Can Titanium Be Worn with Other Metals?

June 3, 2008

I received this email:

Dear Sir,
I would like to know when titanium and gold accessories are worn together, will there be any chemical reaction affecting both metals. I am wearing a Gold Chain now and I wish to purchase a Titanium Chain but I do not know whether there will be any adverse reaction. As I know Gold and Silver accessories can’t be worn together, so how about titanium and gold?

I hadn’t previously considered that gold and silver might react on the skin. But, yes they do. It isn’t much of a reaction, but it is to the detriment of the silver.

I replied:

Titanium is safe to wear with other metals.
Titanium always has a protective oxide coating that prevents any electrolytic reaction with other metals. Basically, moisture cannot reach the metal itself in order to complete a reaction. If it is scratched, the protective coating immediately re-forms (unless in a perfectly inert atmosphere (argon, krypton, etc) or a vacuum). That’s part of why titanium is such a good candidate for medical implants.

Go ahead and try it: http://mrtitanium.com/TitaniumChains.html

In detail, any two metals in a conductive solution (impure water) will exchange ions. If the metals touch, then an electric current forms, eating away at one of the metals. That’s how a battery works. Body moisture acts as an electrolyte between silver and gold, and hydrogen is produced at the gold side, and oxygen on the silver. Silver oxide is black and soluble; it tarnishes and eventually eats into the silver.

But for the reaction to continue, neither metal can be allowed to grow a continuous, non-soluble insulating layer. Titanium and niobium grow very good insulating layers when just exposed to most electrolytes. In fact, I force this insulating layer with enough voltage to produce the colors. That’s called “anodizing.”


Hypoallergenic: Titanium versus Niobium

April 2, 2008

There is a bit of confusion about which of these metals is safer for sensitive ears, or wherever. Niobium is generally available only in a chemically pure form, whereas titanium is available both pure and in a bewildering list of alloys (such as many surgical implant grades).
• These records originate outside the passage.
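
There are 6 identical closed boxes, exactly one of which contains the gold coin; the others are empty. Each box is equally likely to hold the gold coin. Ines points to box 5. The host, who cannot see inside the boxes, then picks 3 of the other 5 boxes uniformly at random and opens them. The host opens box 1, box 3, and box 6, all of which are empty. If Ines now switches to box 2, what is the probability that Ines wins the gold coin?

1/3

Consider each possible location of the gold coin in turn.
If it is in any of boxes 1, 3, and 6 (prior 1/6 each): that box was opened and seen not to hold the prize — ruled out; weight (1/6)·0 = 0 each.
If it is in any of boxes 2, 4, and 5 (prior 1/6 each): the host picks exactly this set with probability 1/10 regardless, and none is the prize; weight (1/6)·(1/10) = 1/60 each.
The weights sum to 1/20.
So P(the gold coin in box 2 | the host opened box 1, box 3, and box 6) = (1/60) / (1/20) = 1/3.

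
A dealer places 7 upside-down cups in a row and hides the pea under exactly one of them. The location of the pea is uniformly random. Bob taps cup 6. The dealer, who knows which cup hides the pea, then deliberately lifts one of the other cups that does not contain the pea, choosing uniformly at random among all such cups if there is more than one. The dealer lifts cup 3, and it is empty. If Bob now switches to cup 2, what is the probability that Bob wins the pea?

Consider each possible location of the pea in turn.
If it is under any of cups 1, 2, 4, 5, and 7 (prior 1/7 each): the dealer has 5 equally likely choices, so probability 1/5; weight (1/7)·(1/5) = 1/35 each.
If it is under cup 3 (prior 1/7): the dealer opened cup 3, so this case is ruled out; weight (1/7)·0 = 0.
If it is under cup 6 (prior 1/7): the dealer has 6 equally likely choices, so probability 1/6; weight (1/7)·(1/6) = 1/42.
The weights sum to 1/6.
So P(the pea under cup 2 | the dealer opened cup 3) = (1/35) / (1/6) = 6/35.

6/35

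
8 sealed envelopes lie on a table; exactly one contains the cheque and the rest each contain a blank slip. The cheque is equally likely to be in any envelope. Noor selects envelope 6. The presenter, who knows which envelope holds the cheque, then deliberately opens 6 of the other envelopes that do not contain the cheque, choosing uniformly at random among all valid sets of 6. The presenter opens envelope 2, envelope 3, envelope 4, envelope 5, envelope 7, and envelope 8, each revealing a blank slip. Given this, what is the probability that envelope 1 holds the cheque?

Apply Bayes' rule, conditioning on where the cheque actually is.
If it is in envelope 1 (prior 1/8): the presenter has no choice, probability 1; weight (1/8)·1 = 1/8.
If it is in any of envelopes 2, 3, 4, 5, 7, and 8 (prior 1/8 each): that envelope was opened and seen not to hold the prize — ruled out; weight (1/8)·0 = 0 each.
If it is in envelope 6 (prior 1/8): the presenter has 7 equally likely choices, so probability 1/7; weight (1/8)·(1/7) = 1/56.
The weights sum to 1/7.
So P(the cheque in envelope 1 | the presenter opened envelope 2, envelope 3, envelope 4, envelope 5, envelope 7, and envelope 8) = (1/8) / (1/7) = 7/8.

7/8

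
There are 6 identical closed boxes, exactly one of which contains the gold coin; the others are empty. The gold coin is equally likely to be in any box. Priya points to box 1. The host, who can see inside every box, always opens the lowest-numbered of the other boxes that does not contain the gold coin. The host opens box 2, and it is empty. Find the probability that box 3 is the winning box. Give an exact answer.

Consider each possible location of the gold coin in turn.
If it is in any of boxes 1, 3, 4, 5, and 6 (prior 1/6 each): box 2 is the lowest-numbered option available, probability 1; weight (1/6)·1 = 1/6 each.
If it is in box 2 (prior 1/6): the host opened box 2, so this case is ruled out; weight (1/6)·0 = 0.
The weights sum to 5/6.
So P(the gold coin in box 3 | the host opened box 2) = (1/6) / (5/6) = 1/5.

1/5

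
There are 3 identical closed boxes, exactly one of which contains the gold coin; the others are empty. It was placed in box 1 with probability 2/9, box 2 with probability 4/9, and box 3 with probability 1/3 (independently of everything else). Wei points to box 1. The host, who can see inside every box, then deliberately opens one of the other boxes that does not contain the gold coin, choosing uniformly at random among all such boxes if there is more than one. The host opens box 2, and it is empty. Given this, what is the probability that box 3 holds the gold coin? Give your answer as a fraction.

Consider each possible location of the gold coin in turn.
If it is in box 1 (prior 2/9): the host has 2 equally likely choices, so probability 1/2; weight (2/9)·(1/2) = 1/9.
If it is in box 2 (prior 4/9): the host opened box 2, so this case is ruled out; weight (4/9)·0 = 0.
If it is in box 3 (prior 1/3): the host has no choice, probability 1; weight (1/3)·1 = 1/3.
The weights sum to 4/9.
So P(the gold coin in box 3 | the host opened box 2) = (1/3) / (4/9) = 3/4.

3/4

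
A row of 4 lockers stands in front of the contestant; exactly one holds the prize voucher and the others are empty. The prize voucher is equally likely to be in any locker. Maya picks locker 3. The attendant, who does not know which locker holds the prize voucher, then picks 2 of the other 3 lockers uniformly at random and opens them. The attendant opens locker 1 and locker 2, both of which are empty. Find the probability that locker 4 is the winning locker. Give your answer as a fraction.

Because the attendant chose which lockers to open without knowing where the prize voucher is, the choice is independent of the prize location. Learning that none of the 2 opened lockers holds the prize voucher simply rules out those 2 locations and leaves the remaining 2 lockers still equally likely by symmetry.
So P(the prize voucher in locker 4) = 1/2.

1/2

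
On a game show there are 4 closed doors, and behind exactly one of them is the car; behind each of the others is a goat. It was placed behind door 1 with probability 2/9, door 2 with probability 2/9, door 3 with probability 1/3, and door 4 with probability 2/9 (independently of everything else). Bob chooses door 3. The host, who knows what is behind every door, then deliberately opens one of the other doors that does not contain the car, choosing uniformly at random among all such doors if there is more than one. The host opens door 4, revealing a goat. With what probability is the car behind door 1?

Condition on the true location of the car.
If it is behind either of doors 1 and 2 (prior 2/9 each): the host has 2 equally likely choices, so probability 1/2; weight (2/9)·(1/2) = 1/9 each.
If it is behind door 3 (prior 1/3): the host has 3 equally likely choices, so probability 1/3; weight (1/3)·(1/3) = 1/9.
If it is behind door 4 (prior 2/9): the host opened door 4, so this case is ruled out; weight (2/9)·0 = 0.
The weights sum to 1/3.
So P(the car behind door 1 | the host opened door 4) = (1/9) / (1/3) = 1/3.

1/3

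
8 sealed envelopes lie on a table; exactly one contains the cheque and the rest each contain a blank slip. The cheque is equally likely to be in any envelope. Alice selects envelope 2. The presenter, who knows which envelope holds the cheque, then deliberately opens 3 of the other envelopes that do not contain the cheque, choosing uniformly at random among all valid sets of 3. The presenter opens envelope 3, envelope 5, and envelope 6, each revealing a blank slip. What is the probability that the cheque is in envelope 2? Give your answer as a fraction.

1/8

Condition on the true location of the cheque.
If it is in any of envelopes 1, 4, 7, and 8 (prior 1/8 each): the presenter has 20 equally likely choices, so probability 1/20; weight (1/8)·(1/20) = 1/160 each.
If it is in envelope 2 (prior 1/8): the presenter has 35 equally likely choices, so probability 1/35; weight (1/8)·(1/35) = 1/280.
If it is in any of envelopes 3, 5, and 6 (prior 1/8 each): that envelope was opened and seen not to hold the prize — ruled out; weight (1/8)·0 = 0 each.
The weights sum to 1/35.
So P(the cheque in envelope 2 | the presenter opened envelope 3, envelope 5, and envelope 6) = (1/280) / (1/35) = 1/8.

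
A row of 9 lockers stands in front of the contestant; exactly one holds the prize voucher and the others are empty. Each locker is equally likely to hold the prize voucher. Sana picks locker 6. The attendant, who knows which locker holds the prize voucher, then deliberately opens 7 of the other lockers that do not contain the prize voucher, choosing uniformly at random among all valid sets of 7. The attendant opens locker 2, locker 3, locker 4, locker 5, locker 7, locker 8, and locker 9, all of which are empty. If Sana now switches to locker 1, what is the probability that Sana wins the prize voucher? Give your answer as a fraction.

Apply Bayes' rule, conditioning on where the prize voucher actually is.
If it is in locker 1 (prior 1/9): the attendant has no choice, probability 1; weight (1/9)·1 = 1/9.
If it is in any of lockers 2, 3, 4, 5, 7, 8, and 9 (prior 1/9 each): that locker was opened and seen not to hold the prize — ruled out; weight (1/9)·0 = 0 each.
If it is in locker 6 (prior 1/9): the attendant has 8 equally likely choices, so probability 1/8; weight (1/9)·(1/8) = 1/72.
The weights sum to 1/8.
So P(the prize voucher in locker 1 | the attendant opened locker 2, locker 3, locker 4, locker 5, locker 7, locker 8, and locker 9) = (1/9) / (1/8) = 8/9.

8/9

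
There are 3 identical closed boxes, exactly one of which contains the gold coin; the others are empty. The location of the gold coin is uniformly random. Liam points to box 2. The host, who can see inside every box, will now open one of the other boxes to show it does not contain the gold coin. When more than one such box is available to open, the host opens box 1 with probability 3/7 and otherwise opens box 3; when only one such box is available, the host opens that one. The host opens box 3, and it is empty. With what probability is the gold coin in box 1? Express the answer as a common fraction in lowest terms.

Apply Bayes' rule, conditioning on where the gold coin actually is.
If it is in box 1 (prior 1/3): only box 3 is available, probability 1; weight (1/3)·1 = 1/3.
If it is in box 2 (prior 1/3): box 1 is available but not opened, probability 4/7; weight (1/3)·(4/7) = 4/21.
If it is in box 3 (prior 1/3): the host opened box 3, so this case is ruled out; weight (1/3)·0 = 0.
The weights sum to 11/21.
So P(the gold coin in box 1 | the host opened box 3) = (1/3) / (11/21) = 7/11.

7/11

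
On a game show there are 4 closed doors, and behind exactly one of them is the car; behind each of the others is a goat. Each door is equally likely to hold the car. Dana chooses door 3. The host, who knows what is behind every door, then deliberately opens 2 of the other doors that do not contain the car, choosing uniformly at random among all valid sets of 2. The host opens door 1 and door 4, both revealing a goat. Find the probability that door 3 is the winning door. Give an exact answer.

1/4

Consider each possible location of the car in turn.
If it is behind either of doors 1 and 4 (prior 1/4 each): that door was opened and seen not to hold the prize — ruled out; weight (1/4)·0 = 0 each.
If it is behind door 2 (prior 1/4): the host has no choice, probability 1; weight (1/4)·1 = 1/4.
If it is behind door 3 (prior 1/4): the host has 3 equally likely choices, so probability 1/3; weight (1/4)·(1/3) = 1/12.
The weights sum to 1/3.
So P(the car behind door 3 | the host opened door 1 and door 4) = (1/12) / (1/3) = 1/4.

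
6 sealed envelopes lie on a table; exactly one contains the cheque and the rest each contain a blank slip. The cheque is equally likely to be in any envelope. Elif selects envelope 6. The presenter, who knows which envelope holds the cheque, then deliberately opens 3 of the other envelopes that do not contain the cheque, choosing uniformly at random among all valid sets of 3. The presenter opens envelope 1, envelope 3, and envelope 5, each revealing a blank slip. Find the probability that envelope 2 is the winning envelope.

5/12

Condition on the true location of the cheque.
If it is in any of envelopes 1, 3, and 5 (prior 1/6 each): that envelope was opened and seen not to hold the prize — ruled out; weight (1/6)·0 = 0 each.
If it is in either of envelopes 2 and 4 (prior 1/6 each): the presenter has 4 equally likely choices, so probability 1/4; weight (1/6)·(1/4) = 1/24 each.
If it is in envelope 6 (prior 1/6): the presenter has 10 equally likely choices, so probability 1/10; weight (1/6)·(1/10) = 1/60.
The weights sum to 1/10.
So P(the cheque in envelope 2 | the presenter opened envelope 1, envelope 3, and envelope 5) = (1/24) / (1/10) = 5/12.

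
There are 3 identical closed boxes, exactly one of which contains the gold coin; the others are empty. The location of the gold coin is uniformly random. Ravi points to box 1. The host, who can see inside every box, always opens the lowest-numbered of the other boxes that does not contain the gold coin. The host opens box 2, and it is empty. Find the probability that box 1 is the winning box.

Apply Bayes' rule, conditioning on where the gold coin actually is.
If it is in either of boxes 1 and 3 (prior 1/3 each): box 2 is the lowest-numbered option available, probability 1; weight (1/3)·1 = 1/3 each.
If it is in box 2 (prior 1/3): the host opened box 2, so this case is ruled out; weight (1/3)·0 = 0.
The weights sum to 2/3.
So P(the gold coin in box 1 | the host opened box 2) = (1/3) / (2/3) = 1/2.

1/2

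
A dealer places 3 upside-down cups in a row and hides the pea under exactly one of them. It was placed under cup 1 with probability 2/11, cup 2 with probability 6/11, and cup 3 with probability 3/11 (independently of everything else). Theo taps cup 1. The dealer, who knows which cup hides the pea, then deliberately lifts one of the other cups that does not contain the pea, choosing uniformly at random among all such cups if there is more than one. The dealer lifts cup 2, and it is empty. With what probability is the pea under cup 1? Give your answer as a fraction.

Condition on the true location of the pea.
If it is under cup 1 (prior 2/11): the dealer has 2 equally likely choices, so probability 1/2; weight (2/11)·(1/2) = 1/11.
If it is under cup 2 (prior 6/11): the dealer opened cup 2, so this case is ruled out; weight (6/11)·0 = 0.
If it is under cup 3 (prior 3/11): the dealer has no choice, probability 1; weight (3/11)·1 = 3/11.
The weights sum to 4/11.
So P(the pea under cup 1 | the dealer opened cup 2) = (1/11) / (4/11) = 1/4.

1/4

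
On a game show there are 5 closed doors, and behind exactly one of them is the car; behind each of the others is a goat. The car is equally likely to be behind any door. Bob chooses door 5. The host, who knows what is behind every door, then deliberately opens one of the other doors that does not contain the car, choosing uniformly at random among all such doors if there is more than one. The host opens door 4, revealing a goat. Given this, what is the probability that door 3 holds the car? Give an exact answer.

4/15

Apply Bayes' rule, conditioning on where the car actually is.
If it is behind any of doors 1, 2, and 3 (prior 1/5 each): the host has 3 equally likely choices, so probability 1/3; weight (1/5)·(1/3) = 1/15 each.
If it is behind door 4 (prior 1/5): the host opened door 4, so this case is ruled out; weight (1/5)·0 = 0.
If it is behind door 5 (prior 1/5): the host has 4 equally likely choices, so probability 1/4; weight (1/5)·(1/4) = 1/20.
The weights sum to 1/4.
So P(the car behind door 3 | the host opened door 4) = (1/15) / (1/4) = 4/15.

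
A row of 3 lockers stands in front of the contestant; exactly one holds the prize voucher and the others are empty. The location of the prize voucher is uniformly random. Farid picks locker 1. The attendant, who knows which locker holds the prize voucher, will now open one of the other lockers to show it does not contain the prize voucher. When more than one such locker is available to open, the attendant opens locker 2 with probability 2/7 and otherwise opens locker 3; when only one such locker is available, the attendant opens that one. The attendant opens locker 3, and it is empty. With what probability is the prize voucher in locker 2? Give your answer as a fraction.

Apply Bayes' rule, conditioning on where the prize voucher actually is.
If it is in locker 1 (prior 1/3): locker 2 is available but not opened, probability 5/7; weight (1/3)·(5/7) = 5/21.
If it is in locker 2 (prior 1/3): only locker 3 is available, probability 1; weight (1/3)·1 = 1/3.
If it is in locker 3 (prior 1/3): the attendant opened locker 3, so this case is ruled out; weight (1/3)·0 = 0.
The weights sum to 4/7.
So P(the prize voucher in locker 2 | the attendant opened locker 3) = (1/3) / (4/7) = 7/12.

7/12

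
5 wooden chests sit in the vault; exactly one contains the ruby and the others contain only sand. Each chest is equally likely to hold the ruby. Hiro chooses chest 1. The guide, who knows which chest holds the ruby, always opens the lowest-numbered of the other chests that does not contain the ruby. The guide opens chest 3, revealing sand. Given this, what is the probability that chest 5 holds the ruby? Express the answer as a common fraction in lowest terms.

0

Apply Bayes' rule, conditioning on where the ruby actually is.
If it is in any of chests 1, 4, and 5 (prior 1/5 each): the guide would have opened chest 2 instead, probability 0; weight (1/5)·0 = 0 each.
If it is in chest 2 (prior 1/5): chest 3 is the lowest-numbered option available, probability 1; weight (1/5)·1 = 1/5.
If it is in chest 3 (prior 1/5): the guide opened chest 3, so this case is ruled out; weight (1/5)·0 = 0.
The weights sum to 1/5.
So P(the ruby in chest 5 | the guide opened chest 3) = 0 / (1/5) = 0.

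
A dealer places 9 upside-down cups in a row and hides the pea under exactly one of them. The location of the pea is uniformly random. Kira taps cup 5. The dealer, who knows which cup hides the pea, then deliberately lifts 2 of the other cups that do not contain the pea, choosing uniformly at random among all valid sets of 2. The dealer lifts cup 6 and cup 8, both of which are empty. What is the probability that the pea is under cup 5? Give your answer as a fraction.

1/9

Consider each possible location of the pea in turn.
If it is under any of cups 1, 2, 3, 4, 7, and 9 (prior 1/9 each): the dealer has 21 equally likely choices, so probability 1/21; weight (1/9)·(1/21) = 1/189 each.
If it is under cup 5 (prior 1/9): the dealer has 28 equally likely choices, so probability 1/28; weight (1/9)·(1/28) = 1/252.
If it is under either of cups 6 and 8 (prior 1/9 each): that cup was opened and seen not to hold the prize — ruled out; weight (1/9)·0 = 0 each.
The weights sum to 1/28.
So P(the pea under cup 5 | the dealer opened cup 6 and cup 8) = (1/252) / (1/28) = 1/9.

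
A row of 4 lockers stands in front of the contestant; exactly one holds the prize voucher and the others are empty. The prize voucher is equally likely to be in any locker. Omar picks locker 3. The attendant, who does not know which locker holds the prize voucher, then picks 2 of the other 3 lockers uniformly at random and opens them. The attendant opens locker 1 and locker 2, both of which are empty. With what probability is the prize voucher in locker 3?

1/2

Condition on the true location of the prize voucher.
If it is in either of lockers 1 and 2 (prior 1/4 each): that locker was opened and seen not to hold the prize — ruled out; weight (1/4)·0 = 0 each.
If it is in either of lockers 3 and 4 (prior 1/4 each): the attendant picks exactly this set with probability 1/3 regardless, and none is the prize; weight (1/4)·(1/3) = 1/12 each.
The weights sum to 1/6.
So P(the prize voucher in locker 3 | the attendant opened locker 1 and locker 2) = (1/12) / (1/6) = 1/2.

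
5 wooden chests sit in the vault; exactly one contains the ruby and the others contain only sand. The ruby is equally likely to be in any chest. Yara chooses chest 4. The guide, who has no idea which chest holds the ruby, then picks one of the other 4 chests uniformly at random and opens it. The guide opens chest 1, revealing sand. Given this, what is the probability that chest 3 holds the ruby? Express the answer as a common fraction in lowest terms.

Apply Bayes' rule, conditioning on where the ruby actually is.
If it is in chest 1 (prior 1/5): the guide opened chest 1, so this case is ruled out; weight (1/5)·0 = 0.
If it is in any of chests 2, 3, 4, and 5 (prior 1/5 each): the guide picks chest 1 with probability 1/4 regardless, and it is not the prize; weight (1/5)·(1/4) = 1/20 each.
The weights sum to 1/5.
So P(the ruby in chest 3 | the guide opened chest 1) = (1/20) / (1/5) = 1/4.

1/4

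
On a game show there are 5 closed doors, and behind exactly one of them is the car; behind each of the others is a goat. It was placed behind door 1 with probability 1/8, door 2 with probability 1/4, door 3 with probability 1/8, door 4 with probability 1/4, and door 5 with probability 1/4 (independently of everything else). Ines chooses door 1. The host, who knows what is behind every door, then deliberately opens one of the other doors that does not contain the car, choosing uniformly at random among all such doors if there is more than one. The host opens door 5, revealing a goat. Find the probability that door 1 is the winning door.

Condition on the true location of the car.
If it is behind door 1 (prior 1/8): the host has 4 equally likely choices, so probability 1/4; weight (1/8)·(1/4) = 1/32.
If it is behind either of doors 2 and 4 (prior 1/4 each): the host has 3 equally likely choices, so probability 1/3; weight (1/4)·(1/3) = 1/12 each.
If it is behind door 3 (prior 1/8): the host has 3 equally likely choices, so probability 1/3; weight (1/8)·(1/3) = 1/24.
If it is behind door 5 (prior 1/4): the host opened door 5, so this case is ruled out; weight (1/4)·0 = 0.
The weights sum to 23/96.
So P(the car behind door 1 | the host opened door 5) = (1/32) / (23/96) = 3/23.

3/23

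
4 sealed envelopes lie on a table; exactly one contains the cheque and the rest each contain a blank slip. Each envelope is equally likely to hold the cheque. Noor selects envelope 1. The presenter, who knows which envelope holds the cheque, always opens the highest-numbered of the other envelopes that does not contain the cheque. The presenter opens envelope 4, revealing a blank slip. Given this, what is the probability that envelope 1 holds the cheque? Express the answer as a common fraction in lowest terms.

1/3

Apply Bayes' rule, conditioning on where the cheque actually is.
If it is in any of envelopes 1, 2, and 3 (prior 1/4 each): envelope 4 is the highest-numbered option available, probability 1; weight (1/4)·1 = 1/4 each.
If it is in envelope 4 (prior 1/4): the presenter opened envelope 4, so this case is ruled out; weight (1/4)·0 = 0.
The weights sum to 3/4.
So P(the cheque in envelope 1 | the presenter opened envelope 4) = (1/4) / (3/4) = 1/3.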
I list a few of the more popular grades and designations of titanium here. Most of them are hypoallergenic. Most of the jewelry that I sell is pure grade #1 or #2 titanium. Some of my ball posts are an alloy, medical implant certified, and with no detectable trace of dreaded nickel.

The etching and anodizing process strip the few percent of non-titanium elements from the surface, and then create a protective shield of titanium dioxide.

Chemically speaking, titanium is less likely to be absorbed by biological systems than niobium. Neither should cause an immune response or allergic reaction.

But when it comes to piercings, part of the issue is abrasion. Titanium is a hard metal that could have a slightly rough surface on the microscopic scale. The act of putting it in might abrade a tight hole.

Niobium is a softer metal, so the surface will yield more to pressure. This might make it better for extremely sensitive skin. The same softness is why the initially brighter colors of niobium don’t last as long as titanium colors.

Whereas I am distinctly a titanium partisan, my colleague at Wear-Earrings-Again.com prefers niobium, from her personal experience.

When in doubt, try both. If both work, then choose only by price, color and design.


Getting started in anodizing: Mesh?

March 18, 2008

Here is a typical question that I get asked:

I would like your advice: Besides the plastic container, what else do I need to anodize titanium grade 23 or grade 5. I called Reactive Metals to buy the machine for $206 , they told me to buy a mesh but I do not know what or where to buy it. I am a little scared of getting hurt if I do not know how it really works.

Any help will be really appreciated.

Peter

The question seems to be, what is needed to get started. Peter has already bought an anodizer, a 0-150vdc voltage supply.

The “mesh” might be one of three things.

  • A large-area cathode (negative pole immersed contact) could be a mesh of titanium or even stainless steel. I use a coil of wire for this, but a plate of metal does fine. Ideally, you want to have a non-conductive porous material ( maybe a plastic mesh) between the cathode and the work piece, in case of contact. Rubber non-skid shelf liner mesh/screen is cheap and good for this.
  • A mesh basket made of niobium wire makes a good anode connection for loose parts. A titanium wire basket will work, too. Just not quite as reliable at higher voltages.
    Note: I haven’t tried this myself. I use a homemade titanium clip and the niobium clips that ReactiveMetals sells.
  • A plastic mesh basket such as a salvaged automotive windshield washer fluid filter can also be used on the anode side by running a niobium or titanium wire into the basket full of little parts.
    Note: I haven’t tried this myself, but have heard of it being used by others.

One can easily weave your own basket from titanium or niobium wire.

One important final note: If you are afraid of getting hurt, please do some more reading about electricity and safety precautions. Wear rubber gloves, and always double check where all the live contacts are when you are working. Read my old anodizing page over until you understand everything in it. It may not be complete, so do ask questions to help me fill it out.